For non-HPC training, results that converged in fewer epochs than the reference implementation run with the same hyperparameters were normalized to the expected number of epochs.
Divisions
MLPerf aims to encourage innovation in software as well as hardware by allowing submitters to reimplement the reference implementations. Two Divisions allow different levels of flexibility during reimplementation: The Closed division is intended to compare hardware platforms or software frameworks “apples-to-apples” and requires using the same model and optimizer as the reference implementation; the Open division is intended to foster faster models and optimizers and allows any ML approach that can reach the target quality.
Availability
MLPerf divides benchmark results into Categories based on availability. Available systems contain only components that are available for purchase or for rent in the cloud.

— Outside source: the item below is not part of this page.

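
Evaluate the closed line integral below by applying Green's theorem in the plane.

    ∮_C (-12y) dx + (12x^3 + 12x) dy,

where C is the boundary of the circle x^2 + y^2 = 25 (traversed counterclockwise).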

Preview systems must be submittable as Available in the next submission round. Research, Development, or Internal (RDI) contain experimental, in development, or internal-use hardware or software. Any Preview systems not submitting as Available in the next submission round will be noted as invalid.
Submission Information
Each row in the results table is a set of results produced by a single submitter using the same software stack and hardware platform.
Submitter
The organization that submitted the results.
Software
The ML framework and primary ML hardware library used.
System
General system description.
Benchmark Results
Results for each benchmark as described above.
Processor and Count
The type and number of CPUs used, if CPUs perform the majority of ML compute.
Details
Link to metadata for submission.
Accelerator and Count
The type and number of accelerators used, if accelerators perform the majority of ML compute.
Code
Link to code for submission.
Each Open division row may add the following information:
Model Used
The model used to produce the results, which may or may not match the Closed Division requirement.
Notes
Arbitrary notes from submitter.
Rules
The rules are here.
Reference Implementations
Reference implementations for the benchmarks are here.
Results Usage Guidelines
MLPerf™ is a trademark of MLCommons®. If you use it and refer to MLPerf results, you must follow the results guidelines. MLCommons reserves the right to determine appropriate uses of its trademark.